Wyniki zawodów, które otrzymano od Maxi w PDF, zostały wg nich spreparowane: „Niestety te wyniki są stworzone własnoręcznie i ktokolwiek mógł sobie cos takiego wyprodukować. Do tego nie ma na wynikach daty zawodów, wiec nie można nawet sprawdzić, czy faktycznie się wtedy odbyły”.

Maxi odpowiada: „Co do KCS (…) jest to nieoficjalna seria, tworzona ,,przez kierowców dla kierowców”. Nic więc dziwnego, iż nie widnieje w kalendarzu, a mimo to organizacja przewyższa niektóre pucharowe zawody zatwierdzone przez CIK. Jeździmy sami dla siebie, a zadowolenie kierowców potwierdza sukces wydarzenia. Nie potrzebujemy wielkiej otoczki, której się doszukujecie”.

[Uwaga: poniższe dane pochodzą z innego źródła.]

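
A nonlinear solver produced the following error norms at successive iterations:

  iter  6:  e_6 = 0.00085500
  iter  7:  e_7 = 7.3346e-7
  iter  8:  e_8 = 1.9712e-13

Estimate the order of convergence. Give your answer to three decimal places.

2.143

p ≈ ln(e_8/e_7) / ln(e_7/e_6)
  = ln(1.9712e-13/7.3346e-7) / ln(7.3346e-7/0.00085500)
  = ln(2.68754e-07) / ln(0.000857848)
  = -15.129469 / -7.061084 ≈ 2.142655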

Zawodniczka wspominała w wywiadzie, że na sezon 2013 nawiązała współpracę z niemieckim teamem GP Racing Germany i planuje wspólne starty w Mistrzostwach NAKC lub SAKC. Internauci także podważyli tę informację, gdyż nie ma jej w składzie tego zespołu na 2013 rok.

Maxi odpowiada: „Brak umowy z teamem? Wystarczy zapytać obie strony, aby potwierdzić tę informację. Nie zawsze jednak jest tak, że można zrealizować wszystkie plany. Wypowiadacie się na ten temat, nie mając żadnej wiedzy”.

Skan z Vroom Magazyne no. 136
fot. fanpage Maxi Czyszek

I podsumowuje:

„Ta cała nagonka na moją osobę jest dość żałosna i bezpodstawna. Nigdy nie robiłam z siebie wielkiego mistrza i nie szukam sensacji, a skoro chcecie załatwiać sprawę publicznie, to proszę bardzo. Jest to jedyna oficjalna informacja na ten temat”.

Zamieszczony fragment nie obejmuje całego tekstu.